Dotowiesky exagère encore l’altruism e développé par Tourguenief. L’écrivain n’est pour lui qu’un médecin dont l’œuvre doit alléger d’abord et guérir ensuite les souffrances de l’humanité. D’ailleurs, la souffrance est un agent de moralité. C’est par elle que les peuples grandissent, mais il faut qu’elle soit éprouvée en commun. Le médecin doit avoir pitié du malade : il le soigne en compatissant à sa peine. Souffrir avec et pour un autre, voilà son principe philosophique : « Ce n’est pas devant tous que je m’incline, écrit-il, je me prosterne devant toute la souffrance de l’humanité. » La charité, si pleinement exaltée par Tourguenief, se transforme chez lui en pitié désespérante pour les humbles, en passion presque effrénée de dévouement, ce qui, à son sens, est à la fois la fin de la vie et de l’art.
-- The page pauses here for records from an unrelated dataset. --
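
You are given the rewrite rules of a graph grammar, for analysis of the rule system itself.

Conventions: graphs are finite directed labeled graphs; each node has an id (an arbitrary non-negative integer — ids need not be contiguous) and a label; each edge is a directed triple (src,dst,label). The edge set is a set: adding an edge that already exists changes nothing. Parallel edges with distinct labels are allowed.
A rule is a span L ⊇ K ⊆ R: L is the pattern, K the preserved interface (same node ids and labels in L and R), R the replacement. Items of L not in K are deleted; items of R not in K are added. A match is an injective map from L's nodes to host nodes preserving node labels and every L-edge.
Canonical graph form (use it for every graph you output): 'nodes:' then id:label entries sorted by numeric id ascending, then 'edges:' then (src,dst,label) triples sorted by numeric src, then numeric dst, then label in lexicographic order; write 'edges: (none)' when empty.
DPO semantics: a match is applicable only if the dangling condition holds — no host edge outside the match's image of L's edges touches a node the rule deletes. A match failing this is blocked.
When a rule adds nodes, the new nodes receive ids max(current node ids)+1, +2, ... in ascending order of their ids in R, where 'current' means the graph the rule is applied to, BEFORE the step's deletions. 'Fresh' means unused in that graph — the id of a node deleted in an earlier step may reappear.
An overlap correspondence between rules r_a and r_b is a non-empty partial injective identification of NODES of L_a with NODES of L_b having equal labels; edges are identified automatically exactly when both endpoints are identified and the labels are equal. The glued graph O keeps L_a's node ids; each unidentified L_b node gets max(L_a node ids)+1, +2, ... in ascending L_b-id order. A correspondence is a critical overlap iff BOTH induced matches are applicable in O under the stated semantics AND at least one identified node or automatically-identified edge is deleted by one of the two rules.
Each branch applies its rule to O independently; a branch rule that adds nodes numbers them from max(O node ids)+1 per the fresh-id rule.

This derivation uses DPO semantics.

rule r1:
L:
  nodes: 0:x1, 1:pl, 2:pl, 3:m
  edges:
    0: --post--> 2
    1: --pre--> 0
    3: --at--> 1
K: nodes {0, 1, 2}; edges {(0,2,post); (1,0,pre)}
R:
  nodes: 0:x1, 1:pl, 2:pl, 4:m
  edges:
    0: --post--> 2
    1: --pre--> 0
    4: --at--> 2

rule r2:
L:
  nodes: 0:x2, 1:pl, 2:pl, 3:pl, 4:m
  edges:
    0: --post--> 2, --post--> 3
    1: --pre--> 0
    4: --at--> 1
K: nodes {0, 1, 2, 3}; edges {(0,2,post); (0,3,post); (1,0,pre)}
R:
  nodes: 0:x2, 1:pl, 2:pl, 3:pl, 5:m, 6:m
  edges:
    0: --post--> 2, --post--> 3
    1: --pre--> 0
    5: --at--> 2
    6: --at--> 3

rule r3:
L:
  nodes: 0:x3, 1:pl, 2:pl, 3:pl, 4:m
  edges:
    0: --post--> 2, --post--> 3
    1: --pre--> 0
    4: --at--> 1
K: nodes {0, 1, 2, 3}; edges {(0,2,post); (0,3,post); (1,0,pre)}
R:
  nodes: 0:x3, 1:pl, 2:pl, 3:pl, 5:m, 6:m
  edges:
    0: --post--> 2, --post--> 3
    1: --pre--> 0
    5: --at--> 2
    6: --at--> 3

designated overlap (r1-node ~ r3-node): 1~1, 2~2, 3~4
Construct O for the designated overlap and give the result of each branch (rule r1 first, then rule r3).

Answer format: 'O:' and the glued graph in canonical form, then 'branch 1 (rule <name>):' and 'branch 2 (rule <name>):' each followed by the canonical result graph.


O:
nodes: 0:x1, 1:pl, 2:pl, 3:m, 4:x3, 5:pl
edges: (0,2,post); (1,0,pre); (1,4,pre); (3,1,at); (4,2,post); (4,5,post)
branch 1 (rule r1):
nodes: 0:x1, 1:pl, 2:pl, 4:x3, 5:pl, 6:m
edges: (0,2,post); (1,0,pre); (1,4,pre); (4,2,post); (4,5,post); (6,2,at)
branch 2 (rule r3):
nodes: 0:x1, 1:pl, 2:pl, 4:x3, 5:pl, 6:m, 7:m
edges: (0,2,post); (1,0,pre); (1,4,pre); (4,2,post); (4,5,post); (6,2,at); (7,5,at)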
Car l’art, affirme Tolstoï, n’est point le plaisir. Il constitue un moyen de communion entre les hommes s’unissant par les sentiments. Il est nécessaire à l’existence et à la marche progressive vers le bonheur de chaque individu et de toute l’humanité [2]. Aussi Tolstoï se fait-il l’apôtre de la pitié sociale et met-il toutes les ressources de son génie au service du socialisme chrétien. Après s’être débattu dans le scepticisme, le pessimisme et le nihilisme, il se persuade que la raison, malgré ses calculs et ses probabilités, aboutit à la plus honteuse faillite ; il n’y a de réel que la foi en Dieu, que le dévouement à l’humanité. La nature peut avoir des faiblesses humiliantes, mais elle abonde en énergies morales

  1. Cf. sur Tourguenief l’ouvrage si érudit de M. Émile Haumant. Yvan Tourguenief. Paris, Colin, 1906.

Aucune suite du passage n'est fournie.